We're going to tell you a story.
Once upon a time,
a little boy called Dries lived in Belgium.
While at uni Dries had a little baby called Drupal.
Drupal started to grow.
Like many kids Drupal started doing odd jobs.
While at high school Drupal got a part time job.
Eventually Drupal made it to uni.
After graduating Drupal got a job in the media.
One day a big corporation rang and offered Drupal a job.
Drupal accepted.
On the first day Drupal turned up for work,
and it was clear Drupal didn't quite fit in.
Drupal was used to doing everything on production.
One day the boss called and told Drupal to go buy some new tools.
Drupal started searching for new tools.
The next day Drupal's new tools arrived.
Drupal's boss was impressed.
And they all deployed happily ever after.
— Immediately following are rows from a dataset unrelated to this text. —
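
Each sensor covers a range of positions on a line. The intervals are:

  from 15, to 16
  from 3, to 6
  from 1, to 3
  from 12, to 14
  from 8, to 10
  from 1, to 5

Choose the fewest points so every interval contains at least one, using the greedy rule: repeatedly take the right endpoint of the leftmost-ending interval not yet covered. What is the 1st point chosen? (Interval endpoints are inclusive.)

By right end: [1,3]  [1,5]  [3,6]  [8,10]  [12,14]  [15,16]
[1,3] uncovered → point at 3; [8,10] uncovered → point at 10; [12,14] uncovered → point at 14; [15,16] uncovered → point at 16.
Points: 3, 10, 14, 16 (4 total).

3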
What was in the toolbox that made Drupal's boss so happy?
UUID
Deploy
Services
drush
Features
git
Rules
Jenkins
Custom Entities
These tools allowed Drupal to do things very differently.
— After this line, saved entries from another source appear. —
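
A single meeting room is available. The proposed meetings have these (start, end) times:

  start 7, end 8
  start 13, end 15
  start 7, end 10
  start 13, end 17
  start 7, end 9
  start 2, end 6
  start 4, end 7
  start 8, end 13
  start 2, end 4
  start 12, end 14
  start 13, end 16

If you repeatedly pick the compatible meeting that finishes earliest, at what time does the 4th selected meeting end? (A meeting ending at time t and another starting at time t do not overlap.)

Sort by end time and greedily take each interval whose start is ≥ the last chosen end.
By end time: (2,4), (2,6), (4,7), (7,8), (7,9), (7,10), (8,13), (12,14), (13,15), (13,16), (13,17).
Pick (2,4); next start ≥ 4 → (4,7); next start ≥ 7 → (7,8); next start ≥ 8 → (8,13); next start ≥ 13 → (13,15).
Selected: (2,4) (4,7) (7,8) (8,13) (13,15)

13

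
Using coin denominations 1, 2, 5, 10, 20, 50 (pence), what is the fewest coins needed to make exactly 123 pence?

5

123 − 2×50→23 − 1×20→3 − 1×2→1 − 1×1→0
Total coins = 2 + 1 + 1 + 1 = 5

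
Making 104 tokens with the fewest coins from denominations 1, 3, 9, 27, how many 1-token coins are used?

2

Use the largest denomination that fits, subtract, and repeat.
104 − 3×27→23 − 2×9→5 − 1×3→2 − 2×1→0
Count of 1: 2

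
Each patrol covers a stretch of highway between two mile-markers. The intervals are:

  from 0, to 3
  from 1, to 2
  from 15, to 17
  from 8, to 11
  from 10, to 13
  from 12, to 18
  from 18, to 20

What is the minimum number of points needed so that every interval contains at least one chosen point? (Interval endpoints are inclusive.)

Sort by right endpoint; whenever an interval is uncovered, place a point at its right end.
Sorted: [1,2] [0,3] [8,11] [10,13] [15,17] [12,18] [18,20]
{[1,2],[0,3]} hit by 2; {[8,11],[10,13]} hit by 11; {[15,17],[12,18]} hit by 17; {[18,20]} hit by 20.
Points: 2, 11, 17, 20 (4 total).

4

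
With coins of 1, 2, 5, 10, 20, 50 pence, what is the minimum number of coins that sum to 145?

Use the largest denomination that fits, subtract, and repeat.
145 = 2×50 + 2×20 + 1×5
Total coins = 2 + 2 + 1 = 5

5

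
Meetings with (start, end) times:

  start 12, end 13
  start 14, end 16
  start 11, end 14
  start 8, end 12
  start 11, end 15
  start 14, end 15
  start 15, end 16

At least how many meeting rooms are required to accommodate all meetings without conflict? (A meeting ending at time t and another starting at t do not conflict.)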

When Drupal was younger code went up and content came down.
Drupal realized that looking at content on staging was hard.
There was no easy to read log of all changes.
Drupal had difficulty looking at a single change on it's own.
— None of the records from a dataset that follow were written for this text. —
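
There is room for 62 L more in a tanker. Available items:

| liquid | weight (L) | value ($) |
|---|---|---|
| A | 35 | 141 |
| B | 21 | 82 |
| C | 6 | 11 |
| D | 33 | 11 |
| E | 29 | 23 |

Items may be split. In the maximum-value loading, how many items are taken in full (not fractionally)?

Sort by value per unit weight and fill in that order.
Ratios (sorted): A 4.03, B 3.90, C 1.83, E 0.79, D 0.33
take A (35 @ 141); take B (21 @ 82); take C (6 @ 11). Capacity used 62/62.
3 item(s) taken whole.

3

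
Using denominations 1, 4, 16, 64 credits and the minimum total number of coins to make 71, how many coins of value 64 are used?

71 = 1×64 + 1×4 + 3×1
Count of 64: 1

1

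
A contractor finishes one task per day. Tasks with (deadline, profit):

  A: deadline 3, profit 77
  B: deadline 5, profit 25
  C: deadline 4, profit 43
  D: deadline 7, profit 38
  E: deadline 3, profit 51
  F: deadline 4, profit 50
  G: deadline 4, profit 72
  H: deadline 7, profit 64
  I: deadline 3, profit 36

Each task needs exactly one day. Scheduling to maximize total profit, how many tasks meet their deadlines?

By profit: A(d3,77), G(d4,72), H(d7,64), E(d3,51), F(d4,50), C(d4,43), D(d7,38), I(d3,36), B(d5,25)
A→slot 3; G→slot 4; H→slot 7; E→slot 2; F→slot 1; C skipped; D→slot 6; I skipped; B→slot 5.
7 of 9 scheduled.

7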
Content and code changes couldn't be bundled together.
Deployment was an all or nothing event.
Deployments couldn't really be tested.
Different permissions and configuration per environment weren't possible.
This all made Drupal very sad.
Drupal decided to change how things were done.
Drupal discovered that arbitrary sets of changes could be bundled together.
Drupal decided to call this a "job".
Now Drupal can group code changes with content changes so both get promoted together.
Drupal can approve the changes in the job each step of the way, and log what's happened.
Drupal gave each job it's own dedicated sandbox.
Drupal can preview content in context.
Drupal can push several jobs to the staging server,
but only push a single job up to production when it's ready.
Drupal tests deployments at every step along the way!
Drupal can create, edit, preview and push content...
all without logging into production.
Drupal has a little cousin.
Drupal's cousin's name is "Job123".
Drupal makes sure job123 is safe on an epic journey.
Job123 started off as nothing more than a twinkle in somebody's eye.
First, Drupal spins up a new dedicated drupal sandbox called job123.dev.site.com.
Next, Drupal creates a job123 git branch and checks it out on the sandbox.
Drupal then creates a job123 deployment plan to track the content changes.
Drupal makes changes to content or code (or both) on the sandbox.
Now job123 is big enough to move to the integration environment.
Drupal merges the job123 git branch into the integration git branch and pushes it to the integration server.
Then Drupal triggers the job123 deployment plan to be pushed to the integration server.
Drupal sits back and looks at the changes merged into the integration server...
...and decides job123 is ready to move to the staging environment.
From there, the same merge/approval happens on staging before being pushed to production.
All of the jobs' statuses are tracked by Drupal.
Drupal can tell at a glance which jobs are in which environments, and which are ready for approval...
…all from a central management console.
This management console is the heart of WF Tools.
Meanwhile, Pfizer heard about what Drupal could do.
At Pfizer Drupal worked hard.
Drupal ran 300+ sites at Pfizer,
Each week brings around 3 new sites.
Pfizer needed Drupal's new toolbox.
Drupal's boss at Pfizer was impressed.
DEMO
The rolling releases model
allows people to go from idea to prod in an afternoon.